I am writing this piece on Thursday. By the time it is off the presses late on Saturday – Sunday editions in Uganda hit the streets Saturday evening – new developments may well have occurred. I am talking of arguably Uganda’s most enthralling political story since Milton Obote locked up five of his Cabinet ministers and gunned Kabaka Muteesa II into fatal exile in the mid-1960s.
Family. Intrigue. Power. A combustible combination. What is missing is sex. So far.
The Museveni-Mbabazi brawl is not about to end. One can never be sure what the relationship was exactly between the President and his superman in Cabinet, a Cabinet where now his juniors “see through him”. And the parliamentary wing of the party is out to trash him even more. Humiliate him in Kyankwanzi, forcing him to denounce presidential ambitions he obviously has. Then follow that up with trimming of his powers as secretary general of NRM. Soon he will be prime minister in name only.
The man is damaged. He can only keep political relevance if he resigns all his positions in the party and the government and takes on his boss or leaves the party entirely and still take on Mr Museveni. Or he quits politics altogether.
As he weighs his options, his wife, the head of the NRM Women’s League no less, is waging battle, organising against the Kyankwanzi resolution that anointed Mr Museveni to be yet again the NRM presidential flag-bearer in 2016. In this she is assisted by her sister, a former minister and top party woman in Kabale.
For their witching-hour activities, closely monitored by Mr Museveni’s spies, Ms Jacqueline Mbabazi and Ms Hope Mwesigye must be burnt at the stake that is the NRM central executive committee (CEC), and possibly the disciplinary committee.
What is Mr Mbabazi’s cardinal sin anyway? It is to covet Mr Museveni’s job and then actively work toward getting it. For that he must be killed off. Forget the rubbish about creating cliques, building power bases in the party instead of concentrating on “developmental work”. How else is one expected to generate political support for himself without reaching out to certain individuals and groups and not others? How else is politics to be done and yet by definition politics is about building constituencies at various levels to propel one to power?
If NRM parliamentarians have decided that President Museveni must lead the party until death (of man or party), they should write it in their constitution. It is rank hypocrisy for them to mouth off on democracy yet they do not want Mr Museveni challenged.
The logic on display would be dismissed as comedic if NRM were not the party in power. It is, and so it is worth reflecting a little on where the logic goes.
The NRM has declared one of its positions sacrosanct and whoever shows interest in it from within must be guillotined. It just happens, as well, that the position of leader of NRM is fused with the position of President of the Republic of Uganda.
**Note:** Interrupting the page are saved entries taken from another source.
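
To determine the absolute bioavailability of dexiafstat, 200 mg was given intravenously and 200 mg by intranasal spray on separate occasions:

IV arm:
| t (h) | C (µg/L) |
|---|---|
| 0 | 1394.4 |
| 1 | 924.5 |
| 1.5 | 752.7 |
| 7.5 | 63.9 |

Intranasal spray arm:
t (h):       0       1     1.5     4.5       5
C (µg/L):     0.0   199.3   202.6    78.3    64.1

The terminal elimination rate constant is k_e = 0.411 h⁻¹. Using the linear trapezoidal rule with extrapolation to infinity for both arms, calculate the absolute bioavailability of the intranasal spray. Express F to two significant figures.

F = 0.19

Trapezoidal AUC_0→7.5 (IV):
  [0→1]: (1394.4+924.5)/2 × 1 = 1159.45
  [1→1.5]: (924.5+752.7)/2 × 0.5 = 419.3
  [1.5→7.5]: (752.7+63.9)/2 × 6 = 2449.8
  Sum = 4028.55 µg/L·h
IV tail: 63.9/0.411 = 155.474; AUC_iv,0→∞ = 4028.55 + 155.474 = 4184.024 µg/L·h
Trapezoidal AUC_0→5 (intranasal spray):
  [0→1]: (0.0+199.3)/2 × 1 = 99.65
  [1→1.5]: (199.3+202.6)/2 × 0.5 = 100.475
  [1.5→4.5]: (202.6+78.3)/2 × 3 = 421.35
  [4.5→5]: (78.3+64.1)/2 × 0.5 = 35.6
  Sum = 657.075 µg/L·h
intranasal spray tail: 64.1/0.411 = 155.961; AUC_ev,0→∞ = 657.075 + 155.961 = 813.036 µg/L·h
F = (AUC_ev/D_ev)/(AUC_iv/D_iv) = (813.036/200)/(4184.024/200) = 4.06518/20.92012 = 0.1943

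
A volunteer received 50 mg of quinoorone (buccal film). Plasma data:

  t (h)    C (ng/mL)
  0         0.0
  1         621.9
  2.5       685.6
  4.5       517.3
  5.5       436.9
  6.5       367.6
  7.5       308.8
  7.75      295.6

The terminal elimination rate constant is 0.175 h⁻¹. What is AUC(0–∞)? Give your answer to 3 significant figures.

AUC = 5480 ng/mL·h

Trapezoidal AUC_0→7.75:
  [0→1]: (0.0+621.9)/2 × 1 = 310.95
  [1→2.5]: (621.9+685.6)/2 × 1.5 = 980.625
  [2.5→4.5]: (685.6+517.3)/2 × 2 = 1202.9
  [4.5→5.5]: (517.3+436.9)/2 × 1 = 477.1
  [5.5→6.5]: (436.9+367.6)/2 × 1 = 402.25
  [6.5→7.5]: (367.6+308.8)/2 × 1 = 338.2
  [7.5→7.75]: (308.8+295.6)/2 × 0.25 = 75.55
  Sum = 3787.575 ng/mL·h
Extrapolated tail: C_last / k_e = 295.6 / 0.175 = 1689.143
AUC_0→∞ = 3787.575 + 1689.143 = 5476.718 ng/mL·h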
At least that is what the last 28 years show. If Mr Mbabazi can be treated so dreadfully, one can imagine what happens to the Besigyes of this Uganda who have wanted the job from the outside. It appears their story is yet to be fully revealed.
Mr Mbabazi is on the receiving end of political nastiness so gratuitous it is obscene. He must be regretting why he helped create the monster that is now cornering him. He must be reflecting on the line he uttered during the 2001 election cycle. It is a line better known as a phrase. Mr Mbabazi berated Dr Kizza Besigye for “jumping the queue”. That was when Dr Besigye, having just broken away from NRM, was running for President the first time.
Mr Mbabazi was suggesting that he was ahead of Dr Besigye in some assumed seniority line-up. And that if Mr Mbabazi is not yet running, Dr Besigye has no business doing so. There was no attempt whatsoever to critique Dr Besigye’s ideas – not his lengthy and open critique of how terrible things were in the Court of Yoweri Museveni, not his manifesto.
In so casually dismissing Dr Besigye, Mr Mbabazi was encouraging the practice within NRM that saw Mr Museveni as God of the Party and that ideas did not much matter.
As things are turning out, it was around the 2001 elections that Mr Mbabazi, firmly on the rise as super minister and de facto vice president (presiding over meetings when Mr Museveni was away even in the presence of then Vice President Gilbert Bukenya), started making his move. He worked on establishing a power base across the political, civil and security sectors of the Ugandan state. The CEC/disciplinary committee proceedings will be interesting indeed.
Yet Mr Mbabazi’s chance is 2016 or never. I am not sure anyone will want to look at him and his generation of 1986 in 2021 even if he will not yet be 75 and could still run. So he must go for broke in 2016. Will he, damn the consequences?